Council of Canadian Academies launches federally-supported projects to assess urgent scientific challenges

Mark Lowey
April 14, 2021

The Council of Canadian Academies (CCA) has launched four new projects to assess artificial intelligence, carbon sinks, safety in the digital age and the impacts of health and science misinformation.

The Ottawa-based CCA regularly convenes experts from Canada and abroad to evaluate the best available evidence of complex scientific topics of public interest. These reports provide government decision-makers, as well as researchers and stakeholders, with high-quality information and evidence to develop informed and innovative public policy.

“We’re pleased the government has asked CCA to take on these important projects,” Eric M. Meslin, president and CEO of the CCA, said in an email to Research Money. “They highlight some of the most urgent challenges facing Canada and the world and will tap into the best available evidence and expertise to help inform government policy decisions.”

The use of AI and machine learning in science and engineering has the potential to radically transform the nature of scientific inquiry and discovery as well as produce a wide range of social and economic benefits for Canada, the CCA said. “But adoption of these technologies also presents a number of potential challenges and risks.”

The “AI for Science and Engineering” assessment will examine the legal/regulatory, ethical, policy and social challenges related to the use of AI technologies in scientific research and discovery.

This is the CCA’s first co-sponsored assessment. The lead sponsor is National Research Council Canada, which has a new “AI for Design” Challenge program that aims to develop AI algorithms, methods and datasets that can advance scientific research and engineering in Canada’s innovation ecosystem.

Co-sponsors of the CCA assessment are CIFAR (previously known as the Canadian Institute for Advanced Research), Canadian Institutes of Health Research, Natural Sciences and Engineering Research Council of Canada, and the Social Sciences and Humanities Research Council. The AI assessment is scheduled for release in 2022.

The other three assessments, all scheduled for release in 2022-23, are funded by Innovation, Science and Economic Development Canada (ISED) for various government department sponsors, under the CCA’s contribution agreement with ISED.

“Canada’s Carbon Sink Potential” is sponsored by Environment and Climate Change Canada. It will focus on natural systems — plants, soils, aquatic and marine environments — that absorb more carbon from the atmosphere than they release.

Carbon sinks have the potential to help Canada meet its climate commitment under the 2015 Paris Agreement. Canada agreed to reduce its greenhouse gas emissions by 30 percent below 2005 levels (a reduction from 730 megatonnes of carbon dioxide equivalent to 511 Mt CO2e in 2030).

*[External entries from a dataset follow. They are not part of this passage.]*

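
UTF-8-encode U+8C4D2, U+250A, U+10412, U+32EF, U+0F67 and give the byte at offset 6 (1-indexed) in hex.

0x94

1-indexed offset 6 is 0-indexed offset 5.
U+8C4D2 → 4-byte form F2 8C 93 92 at offsets 0–3.
U+250A → 3-byte form E2 94 8A at offsets 4–6.
Offset 5 falls in char 2's range; it's byte 2 of E2 94 8A = 0x94.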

An expert panel will examine the potential for enhancing carbon storage in natural carbon sinks to support climate change mitigation and adaptation planning in Canada.

Public safety and misinformation in the digital age

The two other assessments focus on public safety and misinformation online.

“Public Safety in the Digital Age,” an assessment sponsored by Public Safety Canada, will examine practices that could help to address threats to public safety.

"While the digital revolution has brought about many positive changes, it has also created opportunities for criminal organizations and malicious actors to target individuals, businesses, and systems," the CCA said in their release. They said that law enforcement agencies and other organizations must constantly adapt their tools and methods to prevent and respond to crimes committed online.

The fourth new assessment, “The Socio-Economic Impacts of Health and Science Misinformation,” is sponsored by ISED and will focus on the speed and intensity with which misinformation spreads.

As COVID-19 spread throughout the globe, a corresponding surge in misinformation followed. False information about masks, treatments and vaccines undermined public trust, sowed confusion, and affected the spread and containment of the virus, the CCA noted. In some places, vaccine hesitancy has threatened “herd immunity,” causing infectious diseases, such as measles, to re-emerge.

“There is an urgent need to critically examine the real-life impacts of science and health misinformation, which can affect the well-being of people, communities and the environment,” the CCA said.

An expert panel will examine the socio-economic costs of misinformation and the impact on public trust in, engagement with, and understanding of science and science-informed policies as well as leading practices for assessing and responding to misinformation.

The CCA is currently recruiting panel members for all four new assessments with all expert panels to be announced in June. All CCA reports are available to the public free of charge.